Another case included building an integrated governance risk and compliance (GRC) tool for our client to alleviate the process bottlenecks that hindered them from embracing the goals of implementing cloud technology. Here we successfully facilitated communication between IT, the business, and risk management by developing a unified dashboard for a common model to support technology and operational risk management goals. It enabled the company to introduce their IT product in the cloud more efficiently through their continuous integration continuous delivery (CI/CD) pipeline while addressing the transparent risk and controls environment mandated by the company's compliance policy and standards.
What are the distinctive features that give FS.AI its competitive edge?
We have adopted and applied current proven AI methodologies and incorporated them into our AI Scaffolding ™ and AI Resilience Lab ™, which enables us to leverage scalable process and workflow models to build machine learning capabilities. AI Scaffolding refers to the creation of autonomous, semi-autonomous, and supervised systems used to solve current critical process pain points.

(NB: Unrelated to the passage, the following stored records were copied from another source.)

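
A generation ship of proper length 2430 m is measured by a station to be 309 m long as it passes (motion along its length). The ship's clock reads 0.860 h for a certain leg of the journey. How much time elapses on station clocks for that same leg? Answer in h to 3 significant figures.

Length contraction ⇒ γ = L₀/L = 2430/309 = 7.8641
Time dilation: Δt = γτ₀ = 7.8641 × 0.860 h = 6.76 h

Δt ≈ 6.76 h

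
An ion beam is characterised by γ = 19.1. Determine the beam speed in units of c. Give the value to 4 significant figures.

β = √(1 − 1/γ²) = √(1 − 1/19.1²) = √(0.997259) = 0.9986

β ≈ 0.9986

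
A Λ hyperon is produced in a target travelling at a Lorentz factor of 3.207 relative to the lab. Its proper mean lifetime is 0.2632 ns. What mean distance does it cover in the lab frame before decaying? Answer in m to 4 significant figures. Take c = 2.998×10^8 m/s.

d ≈ 0.2404 m

β = √(1 − 1/γ²) = √(1 − 1/3.207²) = 0.950142
Dilated lifetime: Δt = γτ₀ = 3.207 × 0.2632 ns = 0.844082 ns
d = vΔt = 0.950142c × 0.844082 ns = 2.84853×10^8 m/s × 8.44082×10^-10 s = 0.2404 m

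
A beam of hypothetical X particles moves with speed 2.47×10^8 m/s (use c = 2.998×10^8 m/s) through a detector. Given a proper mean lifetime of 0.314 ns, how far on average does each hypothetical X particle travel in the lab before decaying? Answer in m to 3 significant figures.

d ≈ 0.137 m

β = v/c = 2.47×10^8 / 2.998×10^8 = 0.82388
γ = 1/√(1 − 0.82388²) = 1.7644
Dilated lifetime: Δt = γτ₀ = 1.7644 × 0.314 ns = 0.55403 ns
d = vΔt = 0.82388c × 0.55403 ns = 2.4700×10^8 m/s × 5.5403×10^-10 s = 0.137 m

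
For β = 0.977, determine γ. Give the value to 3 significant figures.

γ ≈ 4.69

γ = 1/√(1 − β²) = 1/√(1 − 0.977²) = 1/√(0.045471) = 4.69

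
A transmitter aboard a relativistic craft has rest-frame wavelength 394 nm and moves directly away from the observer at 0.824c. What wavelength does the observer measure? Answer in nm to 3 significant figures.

λ_obs ≈ 1270 nm

Relativistic Doppler: λ_obs = λ_src √((1+β)/(1−β))
= 394 × √(1.8240/0.17600) = 394 × 3.2193 = 1270 nm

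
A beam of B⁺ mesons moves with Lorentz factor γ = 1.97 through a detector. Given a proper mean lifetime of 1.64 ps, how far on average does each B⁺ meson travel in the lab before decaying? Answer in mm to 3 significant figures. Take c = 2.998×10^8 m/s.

d ≈ 0.835 mm

β = √(1 − 1/γ²) = √(1 − 1/1.97²) = 0.86158
Dilated lifetime: Δt = γτ₀ = 1.97 × 1.64 ps = 3.2308 ps
d = vΔt = 0.86158c × 3.2308 ps = 2.5830×10^8 m/s × 3.2308×10^-12 s = 0.835 mm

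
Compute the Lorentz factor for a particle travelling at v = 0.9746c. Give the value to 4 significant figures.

γ ≈ 4.465

γ = 1/√(1 − β²) = 1/√(1 − 0.9746²) = 1/√(0.0501548) = 4.465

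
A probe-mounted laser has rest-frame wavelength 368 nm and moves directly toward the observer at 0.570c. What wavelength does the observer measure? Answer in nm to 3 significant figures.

λ_obs ≈ 193 nm

Relativistic Doppler: λ_obs = λ_src √((1−β)/(1+β))
= 368 × √(0.43000/1.5700) = 368 × 0.52334 = 193 nm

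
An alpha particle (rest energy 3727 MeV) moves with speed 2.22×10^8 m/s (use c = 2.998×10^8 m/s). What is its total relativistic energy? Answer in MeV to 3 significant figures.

E ≈ 5550 MeV

β = v/c = 2.22×10^8 / 2.998×10^8 = 0.74049
γ = 1/√(1 − 0.74049²) = 1.4880
E = γm₀c² = 1.4880 × 3727 MeV = 5550 MeV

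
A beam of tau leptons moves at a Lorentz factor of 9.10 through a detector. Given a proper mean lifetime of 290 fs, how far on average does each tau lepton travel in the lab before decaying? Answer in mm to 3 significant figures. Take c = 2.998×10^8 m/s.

β = √(1 − 1/γ²) = √(1 − 1/9.10²) = 0.99394
Dilated lifetime: Δt = γτ₀ = 9.10 × 290 fs = 2639.0 fs
d = vΔt = 0.99394c × 2639.0 fs = 2.9798×10^8 m/s × 2.6390×10^-12 s = 0.786 mm

d ≈ 0.786 mm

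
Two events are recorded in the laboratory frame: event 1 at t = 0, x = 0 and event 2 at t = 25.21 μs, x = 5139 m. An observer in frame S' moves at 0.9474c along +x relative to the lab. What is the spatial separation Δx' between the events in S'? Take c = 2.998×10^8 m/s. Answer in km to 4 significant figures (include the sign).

γ = 1/√(1 − 0.9474²) = 3.12449
Δx' = γ(Δx − vΔt) = 3.12449 × (5139 m − 0.9474×(2.998×10^8 m/s)×25.21×10^-6 s)
= 3.12449 × (-2021.41 m) = -6.316 km

Δx' ≈ -6.316 km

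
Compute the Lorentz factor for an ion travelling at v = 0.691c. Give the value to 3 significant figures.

γ = 1/√(1 − β²) = 1/√(1 − 0.691²) = 1/√(0.52252) = 1.38

γ ≈ 1.38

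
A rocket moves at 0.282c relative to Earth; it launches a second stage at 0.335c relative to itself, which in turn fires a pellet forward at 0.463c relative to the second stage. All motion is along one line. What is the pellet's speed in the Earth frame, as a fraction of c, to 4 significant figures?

Compose boost 2: (0.335 + 0.282)/(1 + 0.335×0.282) = 0.6170/1.09447 = 0.563743
Compose boost 3: (0.463 + 0.563743)/(1 + 0.463×0.563743) = 1.02674/1.26101 = 0.8142

u ≈ 0.8142c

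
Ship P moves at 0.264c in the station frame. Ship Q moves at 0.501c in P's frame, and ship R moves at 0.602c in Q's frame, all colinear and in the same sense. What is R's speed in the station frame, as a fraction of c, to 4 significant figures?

u ≈ 0.9082c

Compose boost 2: (0.501 + 0.264)/(1 + 0.501×0.264) = 0.7650/1.13226 = 0.675637
Compose boost 3: (0.602 + 0.675637)/(1 + 0.602×0.675637) = 1.27764/1.40673 = 0.9082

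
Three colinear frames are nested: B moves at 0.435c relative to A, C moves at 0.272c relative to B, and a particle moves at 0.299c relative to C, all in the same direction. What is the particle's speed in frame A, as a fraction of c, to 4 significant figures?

Compose boost 2: (0.272 + 0.435)/(1 + 0.272×0.435) = 0.7070/1.11832 = 0.632198
Compose boost 3: (0.299 + 0.632198)/(1 + 0.299×0.632198) = 0.931198/1.18903 = 0.7832

u ≈ 0.7832c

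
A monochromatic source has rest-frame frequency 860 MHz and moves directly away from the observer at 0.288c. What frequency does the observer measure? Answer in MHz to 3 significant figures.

f_obs ≈ 639 MHz

Relativistic Doppler: f_obs = f_src √((1−β)/(1+β))
= 860 × √(0.71200/1.2880) = 860 × 0.74350 = 639 MHz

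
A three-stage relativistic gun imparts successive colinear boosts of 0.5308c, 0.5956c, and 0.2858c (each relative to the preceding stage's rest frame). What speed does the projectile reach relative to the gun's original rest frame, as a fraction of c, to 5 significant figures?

u ≈ 0.91727c

Compose boost 2: (0.5956 + 0.5308)/(1 + 0.5956×0.5308) = 1.1264/1.316144 = 0.8558331
Compose boost 3: (0.2858 + 0.8558331)/(1 + 0.2858×0.8558331) = 1.141633/1.244597 = 0.91727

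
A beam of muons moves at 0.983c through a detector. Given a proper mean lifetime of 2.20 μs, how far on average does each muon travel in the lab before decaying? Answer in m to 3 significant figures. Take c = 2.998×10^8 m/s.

d ≈ 3530 m

γ = 1/√(1 − 0.983²) = 5.4465
Dilated lifetime: Δt = γτ₀ = 5.4465 × 2.20 μs = 11.982 μs
d = vΔt = 0.983c × 11.982 μs = 2.9470×10^8 m/s × 1.1982×10^-5 s = 3530 m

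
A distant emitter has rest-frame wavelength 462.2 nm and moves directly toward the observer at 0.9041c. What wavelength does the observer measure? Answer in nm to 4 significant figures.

λ_obs ≈ 103.7 nm

Relativistic Doppler: λ_obs = λ_src √((1−β)/(1+β))
= 462.2 × √(0.0959000/1.90410) = 462.2 × 0.224421 = 103.7 nm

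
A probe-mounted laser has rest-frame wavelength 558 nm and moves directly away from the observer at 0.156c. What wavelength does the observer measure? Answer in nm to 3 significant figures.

Relativistic Doppler: λ_obs = λ_src √((1+β)/(1−β))
= 558 × √(1.1560/0.84400) = 558 × 1.1703 = 653 nm

λ_obs ≈ 653 nm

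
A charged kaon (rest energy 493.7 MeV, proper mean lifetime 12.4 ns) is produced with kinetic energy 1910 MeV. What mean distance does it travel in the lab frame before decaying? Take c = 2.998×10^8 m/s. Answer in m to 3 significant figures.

d ≈ 17.7 m

γ = 1 + K/(m₀c²) = 1 + 1910/493.7 = 4.8687
β = √(1 − 1/γ²) = 0.97868
Dilated lifetime: γτ₀ = 4.8687 × 12.4 ns = 60.372 ns
d = βc·γτ₀ = 0.97868 × (2.998×10^8 m/s) × 6.0372×10^-8 s = 17.7 m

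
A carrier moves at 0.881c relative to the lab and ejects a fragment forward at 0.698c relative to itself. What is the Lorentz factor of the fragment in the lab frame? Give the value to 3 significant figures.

u_lab = (0.698 + 0.881)/(1 + 0.698×0.881) = 1.579/1.61494 = 0.977747
γ = 1/√(1 − 0.977747²) = 4.77

γ ≈ 4.77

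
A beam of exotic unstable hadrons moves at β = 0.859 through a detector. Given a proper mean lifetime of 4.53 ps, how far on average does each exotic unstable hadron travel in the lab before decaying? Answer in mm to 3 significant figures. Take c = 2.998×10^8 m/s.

γ = 1/√(1 − 0.859²) = 1.9532
Dilated lifetime: Δt = γτ₀ = 1.9532 × 4.53 ps = 8.8481 ps
d = vΔt = 0.859c × 8.8481 ps = 2.5753×10^8 m/s × 8.8481×10^-12 s = 2.28 mm

d ≈ 2.28 mm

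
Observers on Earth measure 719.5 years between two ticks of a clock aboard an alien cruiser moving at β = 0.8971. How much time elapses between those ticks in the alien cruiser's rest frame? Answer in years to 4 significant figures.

τ₀ ≈ 317.9 years

γ = 1/√(1 − 0.8971²) = 2.26333
Proper time: τ₀ = Δt/γ = 719.5/2.26333 = 317.9 years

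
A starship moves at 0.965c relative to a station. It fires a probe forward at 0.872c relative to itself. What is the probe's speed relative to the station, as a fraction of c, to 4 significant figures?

u ≈ 0.9976c

Relativistic velocity addition: u = (u' + v)/(1 + u'v/c²)
= (0.872 + 0.965)/(1 + 0.872×0.965) = 1.837/1.84148 = 0.9976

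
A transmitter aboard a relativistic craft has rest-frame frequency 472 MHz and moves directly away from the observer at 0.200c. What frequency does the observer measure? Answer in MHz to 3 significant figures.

f_obs ≈ 385 MHz

Relativistic Doppler: f_obs = f_src √((1−β)/(1+β))
= 472 × √(0.80000/1.2000) = 472 × 0.81650 = 385 MHz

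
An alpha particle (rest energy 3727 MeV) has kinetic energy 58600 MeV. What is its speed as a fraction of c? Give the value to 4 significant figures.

γ = 1 + K/(m₀c²) = 1 + 58600/3727 = 16.7231
β = √(1 − 1/γ²) = 0.9982

β ≈ 0.9982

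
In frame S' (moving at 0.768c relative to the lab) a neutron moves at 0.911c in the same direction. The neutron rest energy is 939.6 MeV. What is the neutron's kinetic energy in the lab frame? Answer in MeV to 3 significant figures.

u_lab = (0.911 + 0.768)/(1 + 0.911×0.768) = 0.987852
γ = 1/√(1 − 0.987852²) = 6.4350
K = (γ − 1)m₀c² = (6.4350 − 1) × 939.6 = 5.4350 × 939.6 = 5110 MeV

K ≈ 5110 MeV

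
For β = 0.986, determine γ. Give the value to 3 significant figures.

γ = 1/√(1 − β²) = 1/√(1 − 0.986²) = 1/√(0.027804) = 6.00

γ ≈ 6.00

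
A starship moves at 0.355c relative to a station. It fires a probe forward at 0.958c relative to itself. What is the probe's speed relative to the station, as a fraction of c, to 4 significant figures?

Relativistic velocity addition: u = (u' + v)/(1 + u'v/c²)
= (0.958 + 0.355)/(1 + 0.958×0.355) = 1.313/1.34009 = 0.9798

u ≈ 0.9798c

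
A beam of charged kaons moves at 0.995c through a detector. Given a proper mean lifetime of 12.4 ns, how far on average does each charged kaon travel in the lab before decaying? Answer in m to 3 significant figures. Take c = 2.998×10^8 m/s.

d ≈ 37.0 m

γ = 1/√(1 − 0.995²) = 10.013
Dilated lifetime: Δt = γτ₀ = 10.013 × 12.4 ns = 124.16 ns
d = vΔt = 0.995c × 124.16 ns = 2.9830×10^8 m/s × 1.2416×10^-7 s = 37.0 m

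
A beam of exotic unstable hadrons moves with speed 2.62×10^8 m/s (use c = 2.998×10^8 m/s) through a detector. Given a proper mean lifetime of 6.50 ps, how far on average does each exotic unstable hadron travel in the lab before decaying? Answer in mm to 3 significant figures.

d ≈ 3.50 mm

β = v/c = 2.62×10^8 / 2.998×10^8 = 0.87392
γ = 1/√(1 − 0.87392²) = 2.0573
Dilated lifetime: Δt = γτ₀ = 2.0573 × 6.50 ps = 13.372 ps
d = vΔt = 0.87392c × 13.372 ps = 2.6200×10^8 m/s × 1.3372×10^-11 s = 3.50 mm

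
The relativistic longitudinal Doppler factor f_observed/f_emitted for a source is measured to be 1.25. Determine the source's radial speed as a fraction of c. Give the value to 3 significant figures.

β ≈ 0.220

f_obs/f_src = √((1+β)/(1−β)) = 1.25  ⇒  (1+β)/(1−β) = 1.5625
β = |1 − D²|/(1 + D²) = |1 − 1.5625|/(1 + 1.5625) = 0.220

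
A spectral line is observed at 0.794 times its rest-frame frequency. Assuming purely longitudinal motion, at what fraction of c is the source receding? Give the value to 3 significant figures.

f_obs/f_src = √((1−β)/(1+β)) = 0.794  ⇒  (1−β)/(1+β) = 0.63044
β = |1 − D²|/(1 + D²) = |1 − 0.63044|/(1 + 0.63044) = 0.227

β ≈ 0.227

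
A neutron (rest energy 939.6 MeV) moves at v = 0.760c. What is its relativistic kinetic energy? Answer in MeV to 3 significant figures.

γ = 1/√(1 − 0.760²) = 1.5386
K = (γ − 1)m₀c² = (1.5386 − 1) × 939.6 MeV = 0.53864 × 939.6 MeV = 506 MeV

K ≈ 506 MeV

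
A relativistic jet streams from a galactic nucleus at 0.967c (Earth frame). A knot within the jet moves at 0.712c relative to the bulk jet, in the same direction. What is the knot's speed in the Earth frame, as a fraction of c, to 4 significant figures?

Relativistic velocity addition: u = (u' + v)/(1 + u'v/c²)
= (0.712 + 0.967)/(1 + 0.712×0.967) = 1.679/1.68850 = 0.9944

u ≈ 0.9944c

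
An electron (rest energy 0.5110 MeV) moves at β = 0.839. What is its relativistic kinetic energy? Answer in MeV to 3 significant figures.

K ≈ 0.428 MeV

γ = 1/√(1 − 0.839²) = 1.8378
K = (γ − 1)m₀c² = (1.8378 − 1) × 0.5110 MeV = 0.83779 × 0.5110 MeV = 0.428 MeV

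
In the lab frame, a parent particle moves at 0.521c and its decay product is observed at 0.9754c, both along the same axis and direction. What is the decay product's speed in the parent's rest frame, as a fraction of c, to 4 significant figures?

Inverse velocity addition: u' = (u − v)/(1 − uv/c²)
= (0.9754 − 0.521)/(1 − 0.9754×0.521) = 0.4544/0.491817 = 0.9239

u' ≈ 0.9239c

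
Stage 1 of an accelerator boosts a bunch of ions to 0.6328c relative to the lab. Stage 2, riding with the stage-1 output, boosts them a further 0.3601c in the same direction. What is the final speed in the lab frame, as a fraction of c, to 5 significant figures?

Compose boost 2: (0.3601 + 0.6328)/(1 + 0.3601×0.6328) = 0.99290/1.227871 = 0.80864

u ≈ 0.80864c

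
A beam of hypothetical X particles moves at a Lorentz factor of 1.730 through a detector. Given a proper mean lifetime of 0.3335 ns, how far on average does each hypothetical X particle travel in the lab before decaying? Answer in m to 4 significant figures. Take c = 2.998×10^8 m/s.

d ≈ 0.1411 m

β = √(1 − 1/γ²) = √(1 − 1/1.730²) = 0.816012
Dilated lifetime: Δt = γτ₀ = 1.730 × 0.3335 ns = 0.576955 ns
d = vΔt = 0.816012c × 0.576955 ns = 2.44640×10^8 m/s × 5.76955×10^-10 s = 0.1411 m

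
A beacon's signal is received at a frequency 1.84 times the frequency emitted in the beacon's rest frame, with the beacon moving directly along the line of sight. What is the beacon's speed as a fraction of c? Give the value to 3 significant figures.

f_obs/f_src = √((1+β)/(1−β)) = 1.84  ⇒  (1+β)/(1−β) = 3.3856
β = |1 − D²|/(1 + D²) = |1 − 3.3856|/(1 + 3.3856) = 0.544

β ≈ 0.544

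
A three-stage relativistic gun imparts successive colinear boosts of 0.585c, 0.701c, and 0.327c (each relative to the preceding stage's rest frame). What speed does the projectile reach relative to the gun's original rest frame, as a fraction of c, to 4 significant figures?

Compose boost 2: (0.701 + 0.585)/(1 + 0.701×0.585) = 1.286/1.41009 = 0.912002
Compose boost 3: (0.327 + 0.912002)/(1 + 0.327×0.912002) = 1.23900/1.29822 = 0.9544

u ≈ 0.9544c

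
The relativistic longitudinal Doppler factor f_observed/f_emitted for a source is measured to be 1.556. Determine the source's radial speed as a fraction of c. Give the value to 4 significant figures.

f_obs/f_src = √((1+β)/(1−β)) = 1.556  ⇒  (1+β)/(1−β) = 2.42114
β = |1 − D²|/(1 + D²) = |1 − 2.42114|/(1 + 2.42114) = 0.4154

β ≈ 0.4154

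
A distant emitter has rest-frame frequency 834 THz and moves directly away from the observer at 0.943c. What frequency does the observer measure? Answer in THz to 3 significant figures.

f_obs ≈ 143 THz

Relativistic Doppler: f_obs = f_src √((1−β)/(1+β))
= 834 × √(0.057000/1.9430) = 834 × 0.17128 = 143 THz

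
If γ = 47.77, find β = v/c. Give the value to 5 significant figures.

β = √(1 − 1/γ²) = √(1 − 1/47.77²) = √(0.9995618) = 0.99978

β ≈ 0.99978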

Our AI Resilience Lab promotes an engagement approach offering a high-quality, transparent development environment to our client's IT, business, and risk stakeholders. Here sustainable operational transformation is realized using synthetic and real data simulations to automate and improve critical business process capability and resilience. Through these methods of active engagement using current digital operational tools, we are purposely changing the way we operate so that our clients can change the way they operate.
What plans do you have for your company's future?
We are focused on building upon the success we have achieved so far. In the near future, our new efforts are emphasizing the implementation of new data virtualization and data ops breakthroughs to support secure, high-performance enterprise operations. Nowadays, data needs to be near real-time, accurate, consistent, secure, event-driven, and immutable. We are engaged in leading open source forums and in building tech partnerships with major technology firms, leading risk product vendors, and top ten cloud providers to be there first in supporting our customers' digital operational transformation.